Intouchables (2011)

Sometimes, watching foreign movies that don’t make it to the mainstream cinemas can prove to be a wonderful experience.  There are many foreign movies (French, Iranian, Italian etc) that do make it big are nominated for the Oscar. Thanks to a friend who recommended this movie, I caught it on Netflix the other night, and thoroughly enjoyed it.

The experience of watching Intouchables (not to be confused with the gangster movie The Untouchables!) was rather sweet and made for a major feel good movie, despite the fact that one of the character is a qudriplegic and the other just got out of jail.

This is the story of a French millionaire Philippe, who is paralyzed neck down after a paragliding accident. He is looking for a caregiver to look after him.

Enters Driss, a black man who is out on parole for robbery. He applies for the job as a caregiver, hoping to get rejected so he can claim unemployment benefits. While giving his interview rather cheekily, Phillipes find Driss refreshing.

Much to the shock of everyone in the household, Philippe hires Driss because he is also looking for someone to keep him happy.

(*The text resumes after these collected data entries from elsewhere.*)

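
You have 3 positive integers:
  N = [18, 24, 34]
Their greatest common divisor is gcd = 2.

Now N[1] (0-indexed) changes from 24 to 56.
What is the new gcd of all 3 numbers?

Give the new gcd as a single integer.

Answer: 2

Derivation:
Numbers: [18, 24, 34], gcd = 2
Change: index 1, 24 -> 56
gcd of the OTHER numbers (without index 1): gcd([18, 34]) = 2
New gcd = gcd(g_others, new_val) = gcd(2, 56) = 2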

Thus begins the journey of a very unlikely friendship between these two men. Philippe is an uptight, rich French man who has the etiquettes of a gentleman. Driss is a happy go lucky man from the ghetto, who freaks out when he sees the palatial bedroom and bathroom he gets to stay in.

Driss quickly realizes that his job is not merely just bathing, lifting up and changing clothes for Philippe. In the due process of time, Driss realizes that more than anything, Philippe craves for companionship (his wife is dead, and is left behind with a snooty daughter).

Which is where things become interesting when Driss pushes Philippe to act on a few things instead of sitting on it.  Vice versa, Philippe sees the world of Driss: broken family, struggling to make ends meet and so attempts to help him out. There is a culture shock too that divided the two class: Driss can’t seem to appreciate “modern” art which Philippe invests in, and Philippe can’t seem to get into the whole dance/ jive movement that Driss introduces him too. This makes for a great point: we don’t have to like everything about the other person’s culture/ beliefs/ values in order to appreciate them.

While the movie may seem tad bit predictable (Scent of a Woman, Driving Miss Daisy) the major appeal and charm of the movie lies in its two lead actors. So charming are they that it’s easy to fall in love with them.

A lot of life lessons can be drawn from the movie too- simplicity leads to happiness, pursuing one’s dreams can be fulfilling, learning another culture can be heart-warming, mere companionship can be life affirming.

It’s a rather simple, clean and easy to watch movie that may not be the masterpiece or Oscar worthy, but it’s definitely got it’s heart in the right place and will leave a huge, fuzzy feeling in your own heart; there are indeed good people out there.